AS LENDAS DE ARUANDA - Ronaldo Torres

Capítulo  4


Conto 04 – Eram os Orixás Adúlteros?

Kawo kabiesilé, Xangô!

Eparrê, Iansã!

Quarta-feira, é o dia de Xangô e de uma de suas três esposas, Iansã, conhecida também como Oyá. Seus filhos devem vestir vermelho e branco para Xangô, ou grená e marrom para Iansã.

Xangô é o orixá símbolo da Justiça, um mulherengo inveterado e bom orador. Perseguidor implacável dos malfeitores, dizem que cospe fogo tal qual os dragões em seus momentos de fúria. No sincretismo com os santos católicos, corresponde a São Jerônimo.

Iansã é a divindade dos ventos, dos raios e das tempestades. A Santa Bárbara dos católicos. Foi a primeira esposa de Xangô e ex-esposa de Ogum, o ferreiro, este, filho de Yemanjá com Oxalá.

Diz a lenda que Oyá era companheira de Ogum e lhe auxiliava na sua metalúrgica, trabalhando como ajudante de ferreiro, ora atiçando o fole, ora carregando as ferramentas. Ogum, grato à companheira por lhe ajudar sem cobrar salário nem torrar a sua paciência, lhe presenteou com uma lança igual a sua, que tinha o poder de dividir o homem em sete. Tão apaixonado estava, que a lança de Oyá ganhou poderes de se dividir em nove durante um combate, caso fosse tocada pela arma do adversário.

Um dia Xangô apareceu jogando olhares lascivos para Oyá, uma bela morena de cabelos anelados e olhos tentadores. Xangô era um orixá vigoroso, seguro de si, usando brincos e pulseiras, além de belos anéis nos dedos. Oyá sentiu os olhares penetrantes de Xangô abalar seus alicerces sentimentais, não resistiu, e fugiu com ele para a floresta. Ogum, ferido em seus brios de macho, pediu permissão a Olorum para duelar com sua ex-amante. Queria vingar a honra ferida.

Permissão concedida, partiu Ogum atrás de Oyá e travaram um longo, violento e inesquecível duelo, e chegou uma hora que os dois se tocaram com suas armas, mutuamente. Ogum se dividiu em sete e Oyá em nove, se transformando em Iansã, que quer dizer, mãe dividida em nove, ou nove mães. Em desvantagem numérica, Ogum desistiu da luta e foi para o mar esfriar a cabeça. Xangô e Iansã pegaram um avião e foram passar a lua-de-mel em Aruanda, e viveram felizes até o dia em que apareceram duas pretendentes ao amor de Xangô: uma, outra ex-mulher de Ogum, uma guerreira de nome Obá; a outra, a mais bela das belas deidades, Oxum, a orixá da fertilidade.

Xangô, além de mulherengo, era um comilão e adorava pratos suculentos e variados. As duas pretendentes travaram um duelo ao pé do fogão, cada uma com sua culinária requintada, procurando fisgar o coração de Xangô pela boca.

Um dia Oxum preparava um prato para o seu amado com um véu cobrindo-lhe as orelhas, quando se aproximou Obá; curiosa, quis saber o que a rival estava cozinhando.

– Estou fazendo ensopado de minhas orelhas, pois descobri que Xangô adora uma orelha ensopada – disse a dengosa e inteligente orixá.

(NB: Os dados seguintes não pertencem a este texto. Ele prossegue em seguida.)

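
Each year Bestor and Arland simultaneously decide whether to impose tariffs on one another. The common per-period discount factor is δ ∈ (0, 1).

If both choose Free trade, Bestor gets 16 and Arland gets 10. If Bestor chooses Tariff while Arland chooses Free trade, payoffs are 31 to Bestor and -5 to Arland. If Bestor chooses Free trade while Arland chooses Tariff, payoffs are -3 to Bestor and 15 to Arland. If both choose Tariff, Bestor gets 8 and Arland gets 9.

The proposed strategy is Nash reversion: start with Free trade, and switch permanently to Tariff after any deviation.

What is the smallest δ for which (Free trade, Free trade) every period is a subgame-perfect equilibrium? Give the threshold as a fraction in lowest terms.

Bestor: cooperation gives 16 each period; deviation gives 31 once then 8 forever.
  16/(1−δ) ≥ 31 + 8δ/(1−δ) ⇒ δ ≥ 15/23.
Arland: cooperation gives 10 each period; deviation gives 15 once then 9 forever.
  δ ≥ 5/6.
Both must hold, so the binding constraint is Arland's: δ ≥ 5/6.

5/6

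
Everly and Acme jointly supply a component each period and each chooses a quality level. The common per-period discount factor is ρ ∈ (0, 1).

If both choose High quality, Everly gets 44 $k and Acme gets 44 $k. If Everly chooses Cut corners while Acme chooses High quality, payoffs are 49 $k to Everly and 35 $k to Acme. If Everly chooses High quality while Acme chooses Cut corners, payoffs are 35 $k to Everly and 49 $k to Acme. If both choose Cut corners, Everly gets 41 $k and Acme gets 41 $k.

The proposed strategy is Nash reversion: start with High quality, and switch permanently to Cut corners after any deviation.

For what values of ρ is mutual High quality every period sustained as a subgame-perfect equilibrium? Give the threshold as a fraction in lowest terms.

Cooperation forever yields 44 each period: 44/(1−ρ).
Deviating yields 49 once, then 41 forever: 49 + 41ρ/(1−ρ).
No profitable deviation requires 44/(1−ρ) ≥ 49 + 41ρ/(1−ρ).
Multiplying by (1−ρ): 44 ≥ 49(1−ρ) + 41ρ = 49 − 8ρ.
So 8ρ ≥ 5, i.e. ρ ≥ 5/8.

5/8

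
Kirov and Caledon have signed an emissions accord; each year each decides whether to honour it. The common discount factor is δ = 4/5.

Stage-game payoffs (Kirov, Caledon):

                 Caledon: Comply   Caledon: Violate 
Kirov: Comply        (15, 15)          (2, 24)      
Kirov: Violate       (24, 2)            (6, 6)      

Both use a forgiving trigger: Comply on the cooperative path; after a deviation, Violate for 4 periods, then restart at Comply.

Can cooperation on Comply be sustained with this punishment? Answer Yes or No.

IC: δ+…+δ^4 ≥ (24−15)/(15−6) = 1.
At δ = 4/5: partial sum = 2.3616 ≥ 1.0000. Cooperation sustainable.

Yes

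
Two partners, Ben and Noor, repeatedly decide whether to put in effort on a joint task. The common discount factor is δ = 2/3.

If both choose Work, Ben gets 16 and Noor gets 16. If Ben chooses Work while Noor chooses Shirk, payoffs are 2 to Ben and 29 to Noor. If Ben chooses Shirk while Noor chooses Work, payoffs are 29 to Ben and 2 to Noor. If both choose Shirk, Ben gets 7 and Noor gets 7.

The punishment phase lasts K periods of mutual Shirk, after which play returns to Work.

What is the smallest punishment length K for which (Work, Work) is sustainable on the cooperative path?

4

No profitable deviation requires (16−7)(δ+…+δ^K) ≥ 29−16, i.e. δ+…+δ^K ≥ 13/9 ≈ 1.4444.
With δ = 2/3, the partial sums are K=1: 0.6667, K=2: 1.1111, K=3: 1.4074, K=4: 1.6049.
K = 4 is the first length at which the sum reaches 1.4444.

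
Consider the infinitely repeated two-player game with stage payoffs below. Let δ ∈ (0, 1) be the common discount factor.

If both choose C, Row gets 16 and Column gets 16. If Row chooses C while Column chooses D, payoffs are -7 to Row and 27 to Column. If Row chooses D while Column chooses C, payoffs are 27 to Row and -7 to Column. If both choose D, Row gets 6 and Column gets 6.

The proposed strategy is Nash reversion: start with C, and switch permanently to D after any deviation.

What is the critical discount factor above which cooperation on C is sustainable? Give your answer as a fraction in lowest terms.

Under grim trigger the critical discount factor is (T−C)/(T−P) with T = 27, C = 16, P = 6.
δ* = (27−16)/(27−6) = 11/21.

11/21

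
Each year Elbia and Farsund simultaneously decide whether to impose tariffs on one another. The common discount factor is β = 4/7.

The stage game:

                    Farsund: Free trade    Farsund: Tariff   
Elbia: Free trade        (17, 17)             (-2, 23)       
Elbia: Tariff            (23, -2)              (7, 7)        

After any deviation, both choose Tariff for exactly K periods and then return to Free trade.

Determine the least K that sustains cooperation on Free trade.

Need Σ_{k=1}^{K} β^k ≥ (23−17)/(17−7) = 0.6000 at β = 4/7.
At K = 1 the sum is 0.5714 < 0.6000; at K = 2 it is 0.8980 ≥ 0.6000.
So the minimum punishment length is K = 2.

2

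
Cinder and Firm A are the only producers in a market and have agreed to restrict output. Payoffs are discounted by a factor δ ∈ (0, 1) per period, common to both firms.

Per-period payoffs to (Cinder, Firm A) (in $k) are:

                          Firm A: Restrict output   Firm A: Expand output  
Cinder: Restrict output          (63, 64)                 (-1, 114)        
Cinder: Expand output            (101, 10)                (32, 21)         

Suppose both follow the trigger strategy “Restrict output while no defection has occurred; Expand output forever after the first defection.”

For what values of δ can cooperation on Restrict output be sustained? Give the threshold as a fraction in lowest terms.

38/69

Cinder's threshold: (101−63)/(101−32) = 38/69.
Firm A's threshold: (114−64)/(114−21) = 50/93.
38/69 > 50/93, so Cinder binds and δ* = 38/69.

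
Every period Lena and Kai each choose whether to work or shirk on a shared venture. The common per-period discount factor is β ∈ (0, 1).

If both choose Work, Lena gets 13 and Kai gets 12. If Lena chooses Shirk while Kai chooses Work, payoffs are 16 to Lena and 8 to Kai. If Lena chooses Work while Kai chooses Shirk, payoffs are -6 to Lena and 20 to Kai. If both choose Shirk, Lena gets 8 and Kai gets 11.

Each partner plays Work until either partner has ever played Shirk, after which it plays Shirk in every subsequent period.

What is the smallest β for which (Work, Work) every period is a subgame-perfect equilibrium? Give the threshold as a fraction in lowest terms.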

Obá ficou de botuca e viu quando Xangô chegou, se aboletou e devorou a comida com tremendo gosto e satisfação, lambendo os lábios, os dedos e repetindo o prato mais seis vezes. A semana seguinte seria a sua vez de servir o almoço para Xangô e não contou conversa: passou o facão em uma orelha sua e serviu ao molho pardo ao orixá da Guerra e da Justiça, o Guerreiro Supremo. Este, sentindo o gosto de cera de ouvido, quando soube do que se tratava, deu um urro, se levantou furioso, meteu o pé na mesa, chutou o prato longe e ainda deu uns catiripapos na orixá guerreira. Sem entender patavina de nada, Obá foi ter com Oxum e saber o que tinha saído errado. Chegando lá, caiu em si e tomou consciência de que havia sido vítima de uma sórdida armadilha, preparada pela debochada rival. Travaram o maior quebra-pau em Aruanda, com as duas se unhando e se descabelando, e Obá querendo arrancar a orelha de Oxum a dentadas, até que um vizinho correu para avisar a Xangô e o mesmo apareceu para pôr ordem na casa, distribuindo bofetões a torto e a direito, ameaçando soltar fogo pelas ventas. Dizem que as duas, com medo da fúria de Xangô, fugiram para a floresta e se transformaram em rios.

É por causa da vergonha da orelha decepada que Obá se manifesta nos humanos cobrindo as orelhas.